Il marcha un bon moment, sans trop prêter attention à la distance parcourue, demeurant aux aguets. Fort heureusement, il ne croisa pas le moindre bestiaux compromettant. A plusieurs reprises, son regard se porta sur le ciel, distinguant parfois la silhouette de Pru'ha, ou celle, minuscule en comparaison, d'un candor passant par là. Mais un bruit feutré attira soudain son attention, serrant la main sur le manche de son arme, il s'immobilisa un instant, les sens en alerte. Puis...
...Un émeraude se glissa hors d'une faille rocheuse toute proche, se pourléchant les babines. Il s'immobilisa aussi net à la vue de Saen. Mais l'animal n'avait pas pour habitude d'attaquer les hommes, si bien qu'il se regardèrent simplement, l'éclat émeraude de ses prunelles reflétant le brun orangé de celles de Saen, qui ne put retenir un fin sourire. Puis, la créature releva rapidement la tête, grogna, et fila en moins de temps qu'il ne faut pour le dire. Saen bifurqua prestement, sur ses gardes, mais il s'agissait simplement du retour de la dragonne. Sa vue lui arracha un léger soupir de soulagement.
Bien que je ne possède pas la mémoire absolue, une infinité d'années d'études ont rendus mon esprit exercé à l'apprentissage et la mémorisation. Oh mes capacités de travail mentales ne sont pas comparables à un de ces universitaires, elles sont biens supérieures aux siennes.
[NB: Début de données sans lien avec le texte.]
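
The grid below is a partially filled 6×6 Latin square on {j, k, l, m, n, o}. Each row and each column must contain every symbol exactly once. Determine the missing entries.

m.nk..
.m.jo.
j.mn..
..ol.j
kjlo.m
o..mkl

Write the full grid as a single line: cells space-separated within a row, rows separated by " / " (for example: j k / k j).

(r1,c6): row 1 has {k,m,n}; column 6 has {j,l,m}, so it must be o.
(r2,c3): row 2 has {j,m,o}; column 3 has {l,m,n,o}, so it must be k.
(r2,c6): row 2 has {j,k,m,o}; column 6 has {j,l,m,o}, so it must be n.
(r3,c5): row 3 has {j,m,n}; column 5 has {k,o}, so it must be l.
(r3,c6): row 3 has {j,l,m,n}; column 6 has {j,l,m,n,o}, so it must be k.
(r4,c1): row 4 has {j,l,o}; column 1 has {j,k,m,o}, so it must be n.
(r4,c2): row 4 has {j,l,n,o}; column 2 has {j,m}, so it must be k.
(r4,c5): row 4 has {j,k,l,n,o}; column 5 has {k,l,o}, so it must be m.
(r5,c5): row 5 has {j,k,l,m,o}; column 5 has {k,l,m,o}, so it must be n.
(r6,c2): row 6 has {k,l,m,o}; column 2 has {j,k,m}, so it must be n.
(r6,c3): row 6 has {k,l,m,n,o}; column 3 has {k,l,m,n,o}, so it must be j.
(r1,c2): row 1 has {k,m,n,o}; column 2 has {j,k,m,n}, so it must be l.
(r1,c5): row 1 has {k,l,m,n,o}; column 5 has {k,l,m,n,o}, so it must be j.
(r2,c1): row 2 has {j,k,m,n,o}; column 1 has {j,k,m,n,o}, so it must be l.
(r3,c2): row 3 has {j,k,l,m,n}; column 2 has {j,k,l,m,n}, so it must be o.

m l n k j o / l m k j o n / j o m n l k / n k o l m j / k j l o n m / o n j m k l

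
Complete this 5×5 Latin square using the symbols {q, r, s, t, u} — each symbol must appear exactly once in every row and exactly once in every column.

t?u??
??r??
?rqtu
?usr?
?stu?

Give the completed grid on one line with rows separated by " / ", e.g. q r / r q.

t q u s r / u t r q s / s r q t u / q u s r t / r s t u q

Cell (r1,c2): row 1 has {t,u}; column 2 has {r,s,u} → q.
Cell (r1,c4): row 1 has {q,t,u}; column 4 has {r,t,u} → s.
Cell (r1,c5): row 1 has {q,s,t,u}; column 5 has {u} → r.
Cell (r2,c2): row 2 has {r}; column 2 has {q,r,s,u} → t.
Cell (r2,c4): row 2 has {r,t}; column 4 has {r,s,t,u} → q.
Cell (r2,c5): row 2 has {q,r,t}; column 5 has {r,u} → s.
Cell (r3,c1): row 3 has {q,r,t,u}; column 1 has {t} → s.
Cell (r4,c1): row 4 has {r,s,u}; column 1 has {s,t} → q.
Cell (r4,c5): row 4 has {q,r,s,u}; column 5 has {r,s,u} → t.
Cell (r5,c1): row 5 has {s,t,u}; column 1 has {q,s,t} → r.
Cell (r5,c5): row 5 has {r,s,t,u}; column 5 has {r,s,t,u} → q.
Cell (r2,c1): row 2 has {q,r,s,t}; column 1 has {q,r,s,t} → u.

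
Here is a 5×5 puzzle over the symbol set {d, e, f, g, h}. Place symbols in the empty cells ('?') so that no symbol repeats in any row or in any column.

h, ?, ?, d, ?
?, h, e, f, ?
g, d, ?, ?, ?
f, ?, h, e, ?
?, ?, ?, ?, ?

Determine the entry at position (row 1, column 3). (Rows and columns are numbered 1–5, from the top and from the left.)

g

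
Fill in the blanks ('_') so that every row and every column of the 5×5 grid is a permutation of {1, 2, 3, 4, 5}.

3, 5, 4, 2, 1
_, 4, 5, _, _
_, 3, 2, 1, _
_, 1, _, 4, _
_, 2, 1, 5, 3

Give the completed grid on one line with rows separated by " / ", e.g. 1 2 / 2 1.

(r2,c4) = 3
(r2,c5) = 2
(r4,c3) = 3
(r4,c5) = 5
(r5,c1) = 4
(r2,c1) = 1
(r3,c1) = 5
(r3,c5) = 4
(r4,c1) = 2

3 5 4 2 1 / 1 4 5 3 2 / 5 3 2 1 4 / 2 1 3 4 5 / 4 2 1 5 3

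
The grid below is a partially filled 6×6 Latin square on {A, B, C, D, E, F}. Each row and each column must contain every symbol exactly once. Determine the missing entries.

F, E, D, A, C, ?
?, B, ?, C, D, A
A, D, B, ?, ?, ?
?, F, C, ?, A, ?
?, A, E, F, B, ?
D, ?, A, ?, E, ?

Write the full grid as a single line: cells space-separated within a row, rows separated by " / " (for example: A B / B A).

Cell (r1,c6): row 1 has {A,C,D,E,F}; column 6 has {A} → B.
Cell (r2,c1): row 2 has {A,B,C,D}; column 1 has {A,D,F} → E.
Cell (r2,c3): row 2 has {A,B,C,D,E}; column 3 has {A,B,C,D,E} → F.
Cell (r3,c4): row 3 has {A,B,D}; column 4 has {A,C,F} → E.
Cell (r3,c5): row 3 has {A,B,D,E}; column 5 has {A,B,C,D,E} → F.
Cell (r3,c6): row 3 has {A,B,D,E,F}; column 6 has {A,B} → C.
Cell (r4,c1): row 4 has {A,C,F}; column 1 has {A,D,E,F} → B.
Cell (r4,c4): row 4 has {A,B,C,F}; column 4 has {A,C,E,F} → D.
Cell (r4,c6): row 4 has {A,B,C,D,F}; column 6 has {A,B,C} → E.
Cell (r5,c1): row 5 has {A,B,E,F}; column 1 has {A,B,D,E,F} → C.
Cell (r5,c6): row 5 has {A,B,C,E,F}; column 6 has {A,B,C,E} → D.
Cell (r6,c2): row 6 has {A,D,E}; column 2 has {A,B,D,E,F} → C.
Cell (r6,c4): row 6 has {A,C,D,E}; column 4 has {A,C,D,E,F} → B.
Cell (r6,c6): row 6 has {A,B,C,D,E}; column 6 has {A,B,C,D,E} → F.

F E D A C B / E B F C D A / A D B E F C / B F C D A E / C A E F B D / D C A B E F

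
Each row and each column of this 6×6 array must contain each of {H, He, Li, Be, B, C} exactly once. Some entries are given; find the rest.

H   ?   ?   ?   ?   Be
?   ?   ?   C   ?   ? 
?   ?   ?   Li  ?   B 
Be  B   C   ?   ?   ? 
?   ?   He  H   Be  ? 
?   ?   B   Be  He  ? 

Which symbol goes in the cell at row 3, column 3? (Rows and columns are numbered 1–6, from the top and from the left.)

Be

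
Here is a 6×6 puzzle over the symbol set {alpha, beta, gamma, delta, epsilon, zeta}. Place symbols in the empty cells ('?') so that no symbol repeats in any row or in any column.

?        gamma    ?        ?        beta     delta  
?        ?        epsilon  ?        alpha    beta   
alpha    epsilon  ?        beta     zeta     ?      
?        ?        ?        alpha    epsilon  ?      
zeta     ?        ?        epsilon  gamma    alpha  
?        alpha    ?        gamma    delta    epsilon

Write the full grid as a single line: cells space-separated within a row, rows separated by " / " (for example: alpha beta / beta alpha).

epsilon gamma alpha zeta beta delta / gamma zeta epsilon delta alpha beta / alpha epsilon delta beta zeta gamma / delta beta gamma alpha epsilon zeta / zeta delta beta epsilon gamma alpha / beta alpha zeta gamma delta epsilon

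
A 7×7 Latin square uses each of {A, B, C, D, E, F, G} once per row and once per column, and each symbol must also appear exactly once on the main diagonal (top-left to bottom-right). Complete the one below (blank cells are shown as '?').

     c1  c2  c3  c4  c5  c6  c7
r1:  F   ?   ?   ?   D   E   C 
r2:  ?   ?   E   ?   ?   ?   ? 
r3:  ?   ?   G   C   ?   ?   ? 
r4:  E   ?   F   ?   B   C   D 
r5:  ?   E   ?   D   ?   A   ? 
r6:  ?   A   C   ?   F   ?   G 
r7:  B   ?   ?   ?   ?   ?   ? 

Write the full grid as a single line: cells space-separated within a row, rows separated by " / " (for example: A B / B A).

(r4,c2) = G
(r4,c4) = A
(r5,c3) = B
(r5,c5) = C
(r5,c7) = F
(r6,c1) = D
(r6,c6) = B
(r7,c7) = E
(r1,c2) = B
(r1,c3) = A
(r1,c4) = G
(r2,c2) = D
(r3,c1) = A
(r3,c2) = F
(r3,c5) = E
(r3,c6) = D
(r3,c7) = B
(r5,c1) = G
(r6,c4) = E
(r7,c2) = C
(r7,c3) = D
(r7,c4) = F
(r7,c6) = G
(r2,c1) = C
(r2,c4) = B
(r2,c6) = F
(r2,c7) = A
(r7,c5) = A
(r2,c5) = G

F B A G D E C / C D E B G F A / A F G C E D B / E G F A B C D / G E B D C A F / D A C E F B G / B C D F A G E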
Il me faudrait certes peut être redescendre une fois ou deux pour jeter un coup d'oeil de vérification à la carte pour m'assurer de ne pas faire d'erreur mais j'étais certaine de ne plus en avoir besoin assez rapidement. Néanmoins Saen me proposa de l'emmener avec moi après m'avoir signalé qu'il avait emporté plusieurs jours de réserve de nourriture dont il me proposait généreusement le partage.
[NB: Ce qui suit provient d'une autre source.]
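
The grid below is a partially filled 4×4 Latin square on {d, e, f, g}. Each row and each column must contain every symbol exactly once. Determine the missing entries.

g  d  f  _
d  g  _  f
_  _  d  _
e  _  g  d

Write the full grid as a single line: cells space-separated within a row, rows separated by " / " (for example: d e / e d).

g d f e / d g e f / f e d g / e f g d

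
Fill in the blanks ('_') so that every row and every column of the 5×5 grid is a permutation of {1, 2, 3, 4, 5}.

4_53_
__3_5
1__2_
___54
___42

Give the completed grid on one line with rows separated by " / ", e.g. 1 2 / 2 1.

4 2 5 3 1 / 2 4 3 1 5 / 1 5 4 2 3 / 3 1 2 5 4 / 5 3 1 4 2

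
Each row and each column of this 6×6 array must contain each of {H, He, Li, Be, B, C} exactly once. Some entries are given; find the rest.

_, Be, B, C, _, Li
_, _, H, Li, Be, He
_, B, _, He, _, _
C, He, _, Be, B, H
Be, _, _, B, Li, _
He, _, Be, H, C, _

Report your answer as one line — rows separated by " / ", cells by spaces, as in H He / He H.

(r1,c1) = H
(r1,c5) = He
(r2,c1) = B
(r2,c2) = C
(r3,c1) = Li
(r3,c3) = C
(r3,c5) = H
(r3,c6) = Be
(r4,c3) = Li
(r5,c2) = H
(r5,c3) = He
(r5,c6) = C
(r6,c2) = Li
(r6,c6) = B

H Be B C He Li / B C H Li Be He / Li B C He H Be / C He Li Be B H / Be H He B Li C / He Li Be H C B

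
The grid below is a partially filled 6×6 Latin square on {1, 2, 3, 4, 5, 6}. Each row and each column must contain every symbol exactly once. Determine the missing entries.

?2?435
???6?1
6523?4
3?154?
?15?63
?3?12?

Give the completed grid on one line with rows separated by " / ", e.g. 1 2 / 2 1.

1 2 6 4 3 5 / 2 4 3 6 5 1 / 6 5 2 3 1 4 / 3 6 1 5 4 2 / 4 1 5 2 6 3 / 5 3 4 1 2 6

row 1 has {2,3,4,5}; column 1 has {3,6} — only 1 is left for (r1,c1).
row 1 has {1,2,3,4,5}; column 3 has {1,2,5} — only 6 is left for (r1,c3).
row 2 has {1,6}; column 2 has {1,2,3,5} — only 4 is left for (r2,c2).
row 2 has {1,4,6}; column 3 has {1,2,5,6} — only 3 is left for (r2,c3).
row 2 has {1,3,4,6}; column 5 has {2,3,4,6} — only 5 is left for (r2,c5).
row 3 has {2,3,4,5,6}; column 5 has {2,3,4,5,6} — only 1 is left for (r3,c5).
row 4 has {1,3,4,5}; column 2 has {1,2,3,4,5} — only 6 is left for (r4,c2).
row 4 has {1,3,4,5,6}; column 6 has {1,3,4,5} — only 2 is left for (r4,c6).
row 5 has {1,3,5,6}; column 4 has {1,3,4,5,6} — only 2 is left for (r5,c4).
row 6 has {1,2,3}; column 3 has {1,2,3,5,6} — only 4 is left for (r6,c3).
row 6 has {1,2,3,4}; column 6 has {1,2,3,4,5} — only 6 is left for (r6,c6).
row 2 has {1,3,4,5,6}; column 1 has {1,3,6} — only 2 is left for (r2,c1).
row 5 has {1,2,3,5,6}; column 1 has {1,2,3,6} — only 4 is left for (r5,c1).
row 6 has {1,2,3,4,6}; column 1 has {1,2,3,4,6} — only 5 is left for (r6,c1).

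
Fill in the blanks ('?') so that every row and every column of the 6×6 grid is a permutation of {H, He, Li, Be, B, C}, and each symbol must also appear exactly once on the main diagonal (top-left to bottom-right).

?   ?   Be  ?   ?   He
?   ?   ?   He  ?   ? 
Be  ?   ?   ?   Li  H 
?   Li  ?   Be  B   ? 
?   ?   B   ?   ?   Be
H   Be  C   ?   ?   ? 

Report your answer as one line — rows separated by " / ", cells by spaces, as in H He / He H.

B C Be Li H He / C H Li He Be B / Be B He C Li H / He Li H Be B C / Li He B H C Be / H Be C B He Li

(r3,c3) = He
(r4,c3) = H
(r4,c6) = C
(r6,c5) = He
(r2,c3) = Li
(r2,c6) = B
(r4,c1) = He
(r6,c6) = Li
(r2,c1) = C
(r2,c2) = H
(r2,c5) = Be
(r5,c1) = Li
(r5,c5) = C
(r6,c4) = B
(r1,c1) = B
(r1,c2) = C
(r1,c5) = H
(r3,c2) = B
(r3,c4) = C
(r5,c2) = He
(r5,c4) = H
(r1,c4) = Li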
« Il me faut bien plus que tes réserves de nourriture pour sustenter ma gourmandise quand je suis sous cette forme Saen. N'ait crainte, je n'aurais absolument aucun mal à t'attraper quelques lapins ou cervidés si la famine te guette. »
Tout en lui répondant, je roulais d'une patte experte le rouleau de parchemin que j'accrochais habilement à l'une de mes cornes après avoir emprunté un morceau de ficelle à Saen. Puis je lui tournai le dos, accélérai le pas et, après déployer mes ailes d'une envergure bien supérieure à mon corps, je m'envolais dans un puissant déplacement d'air. Il ne me fallut que quelques instants pour atteindre une altitude de plusieurs centaines de mètres, qu'est-ce que trois cents petits mètres pour un dragon de ma taille ?
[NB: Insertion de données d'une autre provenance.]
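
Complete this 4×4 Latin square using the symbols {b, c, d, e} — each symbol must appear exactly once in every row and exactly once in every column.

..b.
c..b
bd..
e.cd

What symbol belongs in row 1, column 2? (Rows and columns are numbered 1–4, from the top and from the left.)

c

At row 1, column 1: row 1 has {b}; column 1 has {b,c,e}; that leaves d.
At row 2, column 2: row 2 has {b,c}; column 2 has {d}; that leaves e.
At row 2, column 3: row 2 has {b,c,e}; column 3 has {b,c}; that leaves d.
At row 3, column 3: row 3 has {b,d}; column 3 has {b,c,d}; that leaves e.
At row 3, column 4: row 3 has {b,d,e}; column 4 has {b,d}; that leaves c.
At row 4, column 2: row 4 has {c,d,e}; column 2 has {d,e}; that leaves b.
At row 1, column 2: row 1 has {b,d}; column 2 has {b,d,e}; that leaves c.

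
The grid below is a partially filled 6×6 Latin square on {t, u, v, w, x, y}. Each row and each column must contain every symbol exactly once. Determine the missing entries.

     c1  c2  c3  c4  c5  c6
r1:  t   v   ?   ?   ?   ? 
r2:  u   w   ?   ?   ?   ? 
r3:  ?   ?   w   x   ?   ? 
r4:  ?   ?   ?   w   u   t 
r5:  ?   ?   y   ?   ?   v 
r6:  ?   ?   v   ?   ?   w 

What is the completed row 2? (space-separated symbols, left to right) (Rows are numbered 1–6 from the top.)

u w t v x y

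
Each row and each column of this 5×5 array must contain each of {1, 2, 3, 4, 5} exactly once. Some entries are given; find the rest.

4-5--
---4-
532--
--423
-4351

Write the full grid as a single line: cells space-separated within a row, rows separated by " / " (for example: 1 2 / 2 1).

4 1 5 3 2 / 3 2 1 4 5 / 5 3 2 1 4 / 1 5 4 2 3 / 2 4 3 5 1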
Je commençai tout d'abord par profiter de ce petit plaisir : jouant avec les courants je gagnais toujours plus d'altitude en restant au dessus de Saen. Puis je jetai un regard vers la bas, analysant tout d'abord le paysage pour me repérer. J'entamais alors une large spirale pour finalement effectuer un cercle à l'immense rayon. Je ne m'occupais pas des êtes vivants pour le moment, me concentrant plutôt à rechercher des repères. Je me posais une première fois au sommet d'une petite montagne et déroulais la carte. Une fois certaine de connaître ma position je m'envolais de nouveau. Je me posais au total trois fois pour être sure de maîtriser l'échelle et les différents lieux.
Enfin je me mis à la recherche d'un groupe de ces fameux lions masqués. J'employai pour ce faire la même technique qu'un oiseau de proie : volant haut à une attitude soigneusement calculée, suffisamment haut pour ne pas inquiéter mes proies mais assez bas pour être certaine de ne pas être victime d'une erreur de vision, j'effectuai de très large cercle de plusieurs centaines de mètres de rayon. Changeons légèrement le centre du cercle à chaque passage. La vie était partout et je fus surprise de découvrir tant d'espèces qui m'étaient inconnus. Tous les trois tours je retournais vers Saen pour m'assurer de sa sécurité, explorant largement du regard la zone autours de lui. J'avais bien sur repérer l'étrange canidé vert qui s'était approché de Saen. J'ignorais s'il représentait un véritable danger et bien que j'en doutais vraiment, je perdis de l'altitude prête à être à ses côtés en quelques petites secondes. Mais le canidé s'éloigna et ma recherche repris.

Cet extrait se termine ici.